Kamis, 21 Februari 2008

Dari Pemilu Pakistan yang Tanpa Benazir Bhutto:

:::::::::::::::::::::::::::::::::::::::::::::::::::::::::::::::::::::::::::::::::
Benazir Bhutto, Perempuan, dan Demokrasi

Oleh: Nurani Soyomukti

Pemilu Pakistan yang diadakan pada 18 Februari 2008 merupakan pemilu yang ditunda setelah Benazir Bhutto dibunuh pada 27 Desember 2008. Penundaan dilakukan akibat kemarahan massa pendukung Benazir yang memuncak pada kerusuhan di berbagai kota, yang mengakibatkan banyak kerusakan pada prasarana pemilihan umum, misalnya kantor-kantor “Komisi Pemilihan Umum” Pakistan.
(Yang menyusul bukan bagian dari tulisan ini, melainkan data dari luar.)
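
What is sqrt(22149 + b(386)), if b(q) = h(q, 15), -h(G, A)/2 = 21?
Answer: sqrt(22107) ≈ 148.68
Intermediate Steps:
h(G, A) = -42 (h(G, A) = -2*21 = -42)
b(q) = -42
sqrt(22149 + b(386)) = sqrt(22149 - 42) = sqrt(22107)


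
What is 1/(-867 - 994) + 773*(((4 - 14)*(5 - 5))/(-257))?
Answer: -1/1861 ≈ -0.00053735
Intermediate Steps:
1/(-867 - 994) + 773*(((4 - 14)*(5 - 5))/(-257)) = 1/(-1861) + 773*(-10*0*(-1/257)) = -1/1861 + 773*(0*(-1/257)) = -1/1861 + 773*0 = -1/1861 + 0 = -1/1861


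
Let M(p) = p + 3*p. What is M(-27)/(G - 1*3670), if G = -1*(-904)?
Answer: 18/461 ≈ 0.039046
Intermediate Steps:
G = 904
M(p) = 4*p
M(-27)/(G - 1*3670) = (4*(-27))/(904 - 1*3670) = -108/(904 - 3670) = -108/(-2766) = -108*(-1/2766) = 18/461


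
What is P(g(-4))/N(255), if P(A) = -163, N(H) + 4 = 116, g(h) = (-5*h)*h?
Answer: -163/112 ≈ -1.4554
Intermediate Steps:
g(h) = -5*h**2
N(H) = 112 (N(H) = -4 + 116 = 112)
P(g(-4))/N(255) = -163/112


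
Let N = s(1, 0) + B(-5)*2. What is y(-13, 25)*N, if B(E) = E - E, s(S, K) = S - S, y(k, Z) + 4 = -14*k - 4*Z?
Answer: 0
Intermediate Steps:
y(k, Z) = -4 - 14*k - 4*Z (y(k, Z) = -4 + (-14*k - 4*Z) = -4 - 14*k - 4*Z)
s(S, K) = 0
B(E) = 0
N = 0 (N = 0 + 0*2 = 0 + 0 = 0)
y(-13, 25)*N = (-4 - 14*(-13) - 4*25)*0 = (-4 + 182 - 100)*0 = 78*0 = 0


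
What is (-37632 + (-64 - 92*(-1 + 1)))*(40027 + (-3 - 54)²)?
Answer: -1631332096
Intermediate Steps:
(-37632 + (-64 - 92*(-1 + 1)))*(40027 + (-3 - 54)²) = (-37632 + (-64 - 92*0))*(40027 + (-57)²) = (-37632 + (-64 + 0))*(40027 + 3249) = (-37632 - 64)*43276 = -37696*43276 = -1631332096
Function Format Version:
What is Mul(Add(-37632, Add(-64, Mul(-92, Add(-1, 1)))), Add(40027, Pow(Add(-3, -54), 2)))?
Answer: -1631332096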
Tetapi dalam sejarah Pakistan, kehadiran Benazir Bhutto dalam sejarah Pakistan dan bahkan sejarah politik dunia merupakan suat berkah sekaligus tanda. Berkah bagi rakyat Pakistan karena, bagaimanapun, apa yang dilakukan Benazir lebih baik ketimbang pemimpin lainnya yang kebanyakan mempraktekkan perilaku diktator, memasung demokrasi, dan menyebarkan ideologi kebencian berdasarkan sentiment agama dan suku di masyarakat yang seharusnya dididik untuk melihat persoalan secara objektif dan terbuka. Dunia modern membutuhkan para pemimpin seperti Bhutto, baik Benazir Bhutto maupun ayahnya Zulfikar Ali Bhutto. Mereka diidentifikasi sebagai pemimpin yang murni berasal dari kalangan sipil, nasionalis, dan karakter ideologi dan kebijakan politiknya bersifat kerakyatan alias membeka rakyat kecil.
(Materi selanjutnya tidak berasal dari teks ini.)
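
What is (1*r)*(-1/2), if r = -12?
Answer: 6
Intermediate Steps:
(1*r)*(-1/2) = (1*(-12))*(-1/2) = -(-12)/2 = -12*(-½) = 6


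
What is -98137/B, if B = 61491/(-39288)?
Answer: 1285202152/20497 ≈ 62702.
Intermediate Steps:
B = -20497/13096 (B = 61491*(-1/39288) = -20497/13096 ≈ -1.5651)
-98137/B = -98137/(-20497/13096) = -98137*(-13096/20497) = 1285202152/20497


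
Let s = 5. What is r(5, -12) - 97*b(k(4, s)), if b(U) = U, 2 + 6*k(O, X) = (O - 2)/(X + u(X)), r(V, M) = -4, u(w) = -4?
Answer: -4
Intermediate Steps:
k(O, X) = -⅓ + (-2 + O)/(6*(-4 + X)) (k(O, X) = -⅓ + ((O - 2)/(X - 4))/6 = -⅓ + ((-2 + O)/(-4 + X))/6 = -⅓ + (-2 + O)/(6*(-4 + X)))
r(5, -12) - 97*b(k(4, s)) = -4 - 97*(6 + 4 - 2*5)/(6*(-4 + 5)) = -4 - 97*(6 + 4 - 10)/(6*1) = -4 - 97*0/6 = -4 - 97*0 = -4 + 0 = -4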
Meskipun telah meninggal, warisan demokrasi Bhutto tentunya masih melekat dikalangan rakyat, terutama mereka yang masih percaya bahwa demokrasi, bagaimanapun, merupakan sistem yang lebih baik dari pada fasisme dan pandangan keagamaan ekstrim yang tak mengenal toleransi dan menghalalkan kekerasan. Warisan inilah yang harganya mahal, yang dapat digunakan untuk merubah negeri Pakistan, yang nampaknya akan benar-benar jatuh ke tangan kaum fasis jika kaum demokratnya tidak bekerja keras untuk membangun gerakan demokrasi yang strategis dan taktis.

Sementara kehadiran Benazir adalah tanda karena kemunculannya dalam arena politik dunia seiring dengan diterimanya keterbukaan politik demokrasi yang berhembus pada tahun 1980-an. Gelombang demokrasi yang menurut Samuel Huntington, mau tak mau, akan melanda Negara manapun karena syarat-syarat kemajuan ilmu pengetahuan dan teknologi menyediakannya. Sejak Benazir hadir sebagai perempuan pertama yang menjadi presiden pertama di Negara Muslim, mungkin juga salah satu dari perempuan yang sangat sedikit mendapatkan posisi sebagai pemimpin di Negara-negara Ketiga, lalu masyarakat mulai terbuka pada hadirnya pemimpin perempuan.

Sebuah tanda kemajuan, tanda bahwa telah terjadi kesetaraan. Benazir telah memberikan inspirasi bagi Negara-negara Ketiga lainnya, termasuk Indonesia. Memasuki millennium baru, inspirasi Benazir kian meluas. Banyak Negara-negara Asia, Afrika, dan Amerika Latin yang dipimpin oleh kaum perempuan.

Berkah Globalisasi
Hembusan angin demokrasi memang memberikan kondisi politik baru di masyarakat dunia. Seiring dengan globalisasi yang membawa kemajuan ilmu pengetahuan dan teknologi, terutama informasi dan komunikasi, akan mengakibatkan mustahilnya membatasi ide-ide dan kesadaran akan adanya persamaan hak antara laki-laki perempuan. Selain itu, kesetaraan dan kebebasan itu sendiri merupakan suatu tujuan yang juga diperoleh melalui gerakan social-politik.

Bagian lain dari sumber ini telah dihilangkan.